Some also express the concern that mocked code is complicated and difficult to maintain. Tests are code; you can do it right or wrong. I don't see why mocking should be any different.
Parallelization
For me, this is the most attractive (and potentially most effective) approach. The testing status quo for the product line I'm working on involves sequentially run hundreds of test cases on a cluster that, normally, can handle millions of concurrent users in parallel.Yet the approach we've taken with regard to testing is completely unintuitive: run each test case in complete isolation, exclusively reserving the whole cluster plus a testing box (if it's a proprietary hardware & software solution, you are royally screwed) for the whole duration. We just assign responsibility for a set of test suites to an arbitrary team and hope they'll run their integration/regression tests daily. And have the testers self-organize and schedule testing between themselves..

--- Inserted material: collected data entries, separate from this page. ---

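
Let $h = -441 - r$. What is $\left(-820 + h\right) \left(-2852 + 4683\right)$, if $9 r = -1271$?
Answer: $- \frac{18452818}{9} \approx -2.0503 \cdot 10^{6}$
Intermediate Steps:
$r = - \frac{1271}{9}$ ($r = \frac{1}{9} \left(-1271\right) = - \frac{1271}{9} \approx -141.22$)
$h = - \frac{2698}{9}$ ($h = -441 - - \frac{1271}{9} = -441 + \frac{1271}{9} = - \frac{2698}{9} \approx -299.78$)
$\left(-820 + h\right) \left(-2852 + 4683\right) = \left(-820 - \frac{2698}{9}\right) \left(-2852 + 4683\right) = \left(- \frac{10078}{9}\right) 1831 = - \frac{18452818}{9}$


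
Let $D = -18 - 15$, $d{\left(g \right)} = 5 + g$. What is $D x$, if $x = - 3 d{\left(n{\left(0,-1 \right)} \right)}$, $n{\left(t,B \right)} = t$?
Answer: $495$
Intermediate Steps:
$x = -15$ ($x = - 3 \left(5 + 0\right) = \left(-3\right) 5 = -15$)
$D = -33$ ($D = -18 - 15 = -33$)
$D x = \left(-33\right) \left(-15\right) = 495$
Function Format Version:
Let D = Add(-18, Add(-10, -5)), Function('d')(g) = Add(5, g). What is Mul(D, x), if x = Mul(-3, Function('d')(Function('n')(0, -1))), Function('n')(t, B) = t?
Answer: 495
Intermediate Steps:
x = -15 (x = Mul(-3, Add(5, 0)) = Mul(-3, 5) = -15)
D = -33 (D = Add(-18, -15) = -33)
Mul(D, x) = Mul(-33, -15) = 495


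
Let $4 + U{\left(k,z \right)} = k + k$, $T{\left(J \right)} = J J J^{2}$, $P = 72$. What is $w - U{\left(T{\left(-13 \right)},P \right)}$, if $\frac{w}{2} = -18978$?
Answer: $-95074$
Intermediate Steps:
$w = -37956$ ($w = 2 \left(-18978\right) = -37956$)
$T{\left(J \right)} = J^{4}$ ($T{\left(J \right)} = J^{2} J^{2} = J^{4}$)
$U{\left(k,z \right)} = -4 + 2 k$ ($U{\left(k,z \right)} = -4 + \left(k + k\right) = -4 + 2 k$)
$w - U{\left(T{\left(-13 \right)},P \right)} = -37956 - \left(-4 + 2 \left(-13\right)^{4}\right) = -37956 - \left(-4 + 2 \cdot 28561\right) = -37956 - \left(-4 + 57122\right) = -37956 - 57118 = -95074$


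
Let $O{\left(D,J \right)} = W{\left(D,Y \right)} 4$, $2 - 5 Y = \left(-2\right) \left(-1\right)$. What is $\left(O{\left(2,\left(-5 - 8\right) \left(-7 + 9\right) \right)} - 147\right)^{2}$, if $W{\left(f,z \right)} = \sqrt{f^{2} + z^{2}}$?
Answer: $19321$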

Parallelizing your workload works. It can be hard (not as hard as some would like you to think), but the benefits are immense. The challenges? Consistency, for one. Especially if your configuration setup is a monolithic beast. Blame will most certainly be put on parallelization and obscure race conditions instead of the actual issues in the codebase. Also, hardware is not free - and please, please try to avoid specialized, difficult-to-extend, testing solutions (at this point I'd bash on a certain company for a couple pages if I had enough € for the resulting lawsuit).
Less features
Yeah, I want to see you trying to pitch that angle to your customers. Be as agile as you want, your customers are rigid. That's not likely to change any time soon.
What not to do when a bird shits on you
Is testing really the twelve-headed hydra everyone makes it out to be? I don't think so. Despite all the open problems in software engineering we have lots of tools and methods to produce good software, and this doesn't seem to be the case with tests. I think that when it comes to testing, we conveniently overlook all the common system engineering principles and more - keep it simple, optimize for your hardware, have some coding guidelines, understand the system you're working with, and the list goes on. Maybe we should reason on testing the way we do with the "real" computer science problems. Maybe we should start taking our own advice before pointing fingers or trying to invent the end-all, be-all, "second-generation, outside-in, pull-based, multiple-stakeholder, multiple-scale, high-automation, agile methodology".